# Laptop won't run on AC power without battery.



## A.Legend.of.Psy (Aug 14, 2006)

One year later, I'm back with another problem! I just hope this is the correct forum...

I purchased the laptop I'm using about two years ago. For those two years, I have never removed the battery, but have used AC power nearly always, with the exception of a few quick trips and a couple of hours once every week or two. Initially, the battery lasted about 2 hours on a good day, with Wi-Fi enabled. A few weeks ago, that was reduced, seemingly instantly, to about 5-10 minutes.
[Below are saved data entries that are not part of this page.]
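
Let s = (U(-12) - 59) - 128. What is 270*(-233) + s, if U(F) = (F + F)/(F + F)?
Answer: -63096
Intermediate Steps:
U(F) = 1 (U(F) = (2*F)/((2*F)) = (2*F)*(1/(2*F)) = 1)
s = -186 (s = (1 - 59) - 128 = -58 - 128 = -186)
270*(-233) + s = 270*(-233) - 186 = -62910 - 186 = -63096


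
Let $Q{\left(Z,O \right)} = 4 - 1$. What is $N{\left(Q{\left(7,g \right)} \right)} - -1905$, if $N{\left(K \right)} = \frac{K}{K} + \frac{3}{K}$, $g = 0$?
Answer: $1907$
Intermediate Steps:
$Q{\left(Z,O \right)} = 3$ ($Q{\left(Z,O \right)} = 4 - 1 = 3$)
$N{\left(K \right)} = 1 + \frac{3}{K}$
$N{\left(Q{\left(7,g \right)} \right)} - -1905 = \frac{3 + 3}{3} - -1905 = \frac{1}{3} \cdot 6 + 1905 = 2 + 1905 = 1907$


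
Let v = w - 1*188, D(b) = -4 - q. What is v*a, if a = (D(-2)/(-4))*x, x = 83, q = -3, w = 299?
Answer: 9213/4 ≈ 2303.3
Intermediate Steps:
D(b) = -1 (D(b) = -4 - 1*(-3) = -4 + 3 = -1)
v = 111 (v = 299 - 1*188 = 299 - 188 = 111)
a = 83/4 (a = -1/(-4)*83 = -1*(-¼)*83 = (¼)*83 = 83/4 ≈ 20.750)
v*a = 111*(83/4) = 9213/4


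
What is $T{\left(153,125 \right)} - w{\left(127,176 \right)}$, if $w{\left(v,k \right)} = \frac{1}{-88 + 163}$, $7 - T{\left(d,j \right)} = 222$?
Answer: $- \frac{16126}{75} \approx -215.01$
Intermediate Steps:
$T{\left(d,j \right)} = -215$ ($T{\left(d,j \right)} = 7 - 222 = -215$)
$w{\left(v,k \right)} = \frac{1}{75}$
$T{\left(153,125 \right)} - w{\left(127,176 \right)} = -215 - \frac{1}{75} = - \frac{16126}{75}$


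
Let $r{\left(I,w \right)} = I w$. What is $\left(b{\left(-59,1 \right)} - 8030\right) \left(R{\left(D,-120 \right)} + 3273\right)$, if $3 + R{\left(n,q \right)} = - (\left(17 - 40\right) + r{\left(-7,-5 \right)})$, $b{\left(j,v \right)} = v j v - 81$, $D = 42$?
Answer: $-26617860$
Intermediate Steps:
$b{\left(j,v \right)} = -81 + j v^{2}$ ($b{\left(j,v \right)} = j v v - 81 = j v^{2} - 81 = -81 + j v^{2}$)
$R{\left(n,q \right)} = -15$ ($R{\left(n,q \right)} = -3 - \left(\left(17 - 40\right) - -35\right) = -3 - \left(-23 + 35\right) = -3 - 12 = -15$)
$\left(b{\left(-59,1 \right)} - 8030\right) \left(R{\left(D,-120 \right)} + 3273\right) = \left(\left(-81 - 59 \cdot 1^{2}\right) - 8030\right) \left(-15 + 3273\right) = \left(\left(-81 - 59\right) - 8030\right) 3258 = \left(-140 - 8030\right) 3258 = \left(-8170\right) 3258 = -26617860$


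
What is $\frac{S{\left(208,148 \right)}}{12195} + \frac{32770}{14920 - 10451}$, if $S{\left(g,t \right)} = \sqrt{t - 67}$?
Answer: $\frac{44407819}{6055495} \approx 7.3335$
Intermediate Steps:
$S{\left(g,t \right)} = \sqrt{-67 + t}$
$\frac{S{\left(208,148 \right)}}{12195} + \frac{32770}{14920 - 10451} = \frac{\sqrt{-67 + 148}}{12195} + \frac{32770}{14920 - 10451} = \sqrt{81} \cdot \frac{1}{12195} + \frac{32770}{14920 - 10451} = 9 \cdot \frac{1}{12195} + \frac{32770}{4469} = \frac{1}{1355} + 32770 \cdot \frac{1}{4469} = \frac{1}{1355} + \frac{32770}{4469} = \frac{44407819}{6055495}$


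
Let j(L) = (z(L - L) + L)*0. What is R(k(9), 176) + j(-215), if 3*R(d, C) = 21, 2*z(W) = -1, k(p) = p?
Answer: 7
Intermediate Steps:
z(W) = -½ (z(W) = (½)*(-1) = -½)
R(d, C) = 7 (R(d, C) = (⅓)*21 = 7)
j(L) = 0 (j(L) = (-½ + L)*0 = 0)
R(k(9), 176) + j(-215) = 7 + 0 = 7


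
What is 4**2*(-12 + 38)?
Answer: 416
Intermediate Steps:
4**2*(-12 + 38) = 16*26 = 416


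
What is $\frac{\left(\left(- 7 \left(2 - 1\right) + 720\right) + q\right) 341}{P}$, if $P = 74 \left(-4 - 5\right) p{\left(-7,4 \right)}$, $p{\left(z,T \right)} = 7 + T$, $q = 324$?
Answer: $- \frac{32147}{666} \approx -48.269$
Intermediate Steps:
$P = -7326$ ($P = 74 \left(-4 - 5\right) \left(7 + 4\right) = 74 \left(-4 - 5\right) 11 = 74 \left(-9\right) 11 = \left(-666\right) 11 = -7326$)
$\frac{\left(\left(- 7 \left(2 - 1\right) + 720\right) + q\right) 341}{P} = \frac{\left(\left(- 7 \left(2 - 1\right) + 720\right) + 324\right) 341}{-7326} = \left(\left(\left(-7\right) 1 + 720\right) + 324\right) 341 \left(- \frac{1}{7326}\right) = \left(\left(-7 + 720\right) + 324\right) 341 \left(- \frac{1}{7326}\right) = \left(713 + 324\right) 341 \left(- \frac{1}{7326}\right) = 1037 \cdot 341 \left(- \frac{1}{7326}\right) = 353617 \left(- \frac{1}{7326}\right) = - \frac{32147}{666}$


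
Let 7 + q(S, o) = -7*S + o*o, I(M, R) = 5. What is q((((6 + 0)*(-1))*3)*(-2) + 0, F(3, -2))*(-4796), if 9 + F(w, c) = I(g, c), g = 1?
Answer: 1165428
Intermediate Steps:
F(w, c) = -4 (F(w, c) = -9 + 5 = -4)
q(S, o) = -7 + o² - 7*S (q(S, o) = -7 + (-7*S + o*o) = -7 + (-7*S + o²) = -7 + (o² - 7*S) = -7 + o² - 7*S)
q((((6 + 0)*(-1))*3)*(-2) + 0, F(3, -2))*(-4796) = (-7 + (-4)² - 7*((((6 + 0)*(-1))*3)*(-2) + 0))*(-4796) = (-7 + 16 - 7*(((6*(-1))*3)*(-2) + 0))*(-4796) = (-7 + 16 - 7*(-6*3*(-2) + 0))*(-4796) = (-7 + 16 - 7*(-18*(-2) + 0))*(-4796) = (-7 + 16 - 7*(36 + 0))*(-4796) = (-7 + 16 - 7*36)*(-4796) = (-7 + 16 - 252)*(-4796) = -243*(-4796) = 1165428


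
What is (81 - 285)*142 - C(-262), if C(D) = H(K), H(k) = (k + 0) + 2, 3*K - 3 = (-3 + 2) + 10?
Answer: -28974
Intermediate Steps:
K = 4 (K = 1 + ((-3 + 2) + 10)/3 = 1 + (-1 + 10)/3 = 1 + (⅓)*9 = 1 + 3 = 4)
H(k) = 2 + k (H(k) = k + 2 = 2 + k)
C(D) = 6 (C(D) = 2 + 4 = 6)
(81 - 285)*142 - C(-262) = (81 - 285)*142 - 1*6 = -204*142 - 6 = -28968 - 6 = -28974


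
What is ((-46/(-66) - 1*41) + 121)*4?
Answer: 10652/33 ≈ 322.79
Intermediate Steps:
((-46/(-66) - 1*41) + 121)*4 = ((-46*(-1/66) - 41) + 121)*4 = ((23/33 - 41) + 121)*4 = (-1330/33 + 121)*4 = (2663/33)*4 = 10652/33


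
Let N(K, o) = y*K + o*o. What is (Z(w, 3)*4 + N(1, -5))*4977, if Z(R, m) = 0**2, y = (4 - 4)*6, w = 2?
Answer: 124425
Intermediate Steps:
y = 0 (y = 0*6 = 0)
N(K, o) = o**2 (N(K, o) = 0*K + o*o = 0 + o**2 = o**2)
Z(R, m) = 0
(Z(w, 3)*4 + N(1, -5))*4977 = (0*4 + (-5)**2)*4977 = (0 + 25)*4977 = 25*4977 = 124425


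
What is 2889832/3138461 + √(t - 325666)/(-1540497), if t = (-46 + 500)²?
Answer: 2889832/3138461 - 5*I*√4782/1540497 ≈ 0.92078 - 0.00022445*I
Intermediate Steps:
t = 206116 (t = 454² = 206116)
2889832/3138461 + √(t - 325666)/(-1540497) = 2889832/3138461 + √(206116 - 325666)/(-1540497) = 2889832*(1/3138461) + √(-119550)*(-1/1540497) = 2889832/3138461 + (5*I*√4782)*(-1/1540497) = 2889832/3138461 - 5*I*√4782/1540497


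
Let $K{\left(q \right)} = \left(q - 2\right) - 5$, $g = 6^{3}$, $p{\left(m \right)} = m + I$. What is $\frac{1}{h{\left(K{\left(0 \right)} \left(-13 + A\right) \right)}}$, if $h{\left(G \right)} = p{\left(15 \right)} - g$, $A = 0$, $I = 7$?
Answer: $- \frac{1}{194} \approx -0.0051546$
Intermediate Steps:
$p{\left(m \right)} = 7 + m$ ($p{\left(m \right)} = m + 7 = 7 + m$)
$g = 216$
$K{\left(q \right)} = -7 + q$ ($K{\left(q \right)} = \left(-2 + q\right) - 5 = -7 + q$)
$h{\left(G \right)} = -194$ ($h{\left(G \right)} = \left(7 + 15\right) - 216 = 22 - 216 = -194$)
$\frac{1}{h{\left(K{\left(0 \right)} \left(-13 + A\right) \right)}} = \frac{1}{-194} = - \frac{1}{194}$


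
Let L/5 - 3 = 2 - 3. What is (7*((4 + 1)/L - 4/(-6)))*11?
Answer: 539/6 ≈ 89.833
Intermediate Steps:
L = 10 (L = 15 + 5*(2 - 3) = 15 + 5*(-1) = 15 - 5 = 10)
(7*((4 + 1)/L - 4/(-6)))*11 = (7*((4 + 1)/10 - 4/(-6)))*11 = (7*(5*(1/10) - 4*(-1/6)))*11 = (7*(1/2 + 2/3))*11 = (7*(7/6))*11 = (49/6)*11 = 539/6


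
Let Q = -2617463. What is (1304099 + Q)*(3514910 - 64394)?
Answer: -4531783495824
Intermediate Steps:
(1304099 + Q)*(3514910 - 64394) = (1304099 - 2617463)*(3514910 - 64394) = -1313364*3450516 = -4531783495824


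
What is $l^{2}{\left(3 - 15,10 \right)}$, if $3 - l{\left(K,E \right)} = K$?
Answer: $225$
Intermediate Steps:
$l{\left(K,E \right)} = 3 - K$
$l^{2}{\left(3 - 15,10 \right)} = \left(3 - \left(3 - 15\right)\right)^{2} = \left(3 - -12\right)^{2} = \left(3 + 12\right)^{2} = 15^{2} = 225$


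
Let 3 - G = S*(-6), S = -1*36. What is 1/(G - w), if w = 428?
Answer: -1/641 ≈ -0.0015601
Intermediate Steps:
S = -36
G = -213 (G = 3 - (-36)*(-6) = 3 - 1*216 = 3 - 216 = -213)
1/(G - w) = 1/(-213 - 1*428) = 1/(-213 - 428) = 1/(-641) = -1/641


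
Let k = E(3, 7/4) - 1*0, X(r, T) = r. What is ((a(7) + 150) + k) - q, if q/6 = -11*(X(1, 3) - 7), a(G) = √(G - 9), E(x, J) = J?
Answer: -977/4 + I*√2 ≈ -244.25 + 1.4142*I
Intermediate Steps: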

Upon doing some research (which I should've done when I first got the laptop), I'm pretty certain that the battery is about to kick the bucket.

What worries me, though, is how the laptop seems to be becoming increasingly hotter these past few weeks. Despite the fact that my battery hasn't been involved in any recalls, the paranoid side of me is hesitant about leaving it in for much longer. For now, however, being able to afford a new battery is up in the air (that's a nice way of saying not an option). So, I attempted to remove the battery and use only AC power. About three seconds after I turned the laptop on, it shut off. Upon a second and third try, it wouldn't turn on at all. I let it rest for about 30 minutes and tried again; it lasted long enough to show the Windows XP logo (ten or so seconds) and again shut off. I popped the battery back in, and it turned on without a problem.

So I'm left wondering: what's wrong? Has my laptop become dependent on battery power? How, if possible, can I resolve this? Seeing as how 5-10 minutes of mobility is absolutely useless to me, I'm not comfortable keeping the battery in for much longer and risking this increasing amount of heat turning into a big problem.

If they're at all useful, here are the specs for the battery and the laptop:



> Toshiba Satellite M45-S165
> 
> Intel Celeron M processor 370 (1.50GHz)
> 15.4" diagonal WXGA display
> ...





> Li-ion BATTERY PACK
> Model NO. PA3451U-1BRS
> 
> DC 14.4V 2000mAH


Also, here's an idea of the daily usage of the laptop. I'm normally on it for an average of 6 or so hours a day, and leave it in standby when not in use. I don't usually run large programs; normally I'm running Pidgin, Firefox, and xplorer², as well as AVG Free and Windows Defender, with Wi-Fi enabled. If you'd like to any additional information, just ask. Any help or advice is appreciated.


----------



## JohnWill (Oct 19, 2002)

I've seen a number of laptops that won't run without the battery, so I'd say that could be normal. A laptop shouldn't damage the battery pack with it plugged in continuously. My wife's laptop has been plugged in most of the time for a year, the battery is just fine. The charging circuit in the laptop should not overcharge the battery.

If the laptop is getting hot, you might consider blowing the dust out of the fans, which is a major reason for overheating of laptops.


----------



## [SAR]Tekron (Jul 21, 2003)

I've heard you're definitely not supposed to keep the laptop plugged in while it's off and fully charged and whatnot... but it probably more matters on usage of the laptop and how often you use it until the battery is drained.


----------



## JohnWill (Oct 19, 2002)

That is incorrect for any modern laptop. However, if you are running for long periods of time and don't provide proper cooling for the laptop, it may affect the life. I'm talking about LiIon batteries here, which are almost all of modern laptop batteries.

http://www.batteryuniversity.com/print-parttwo-34.htm


----------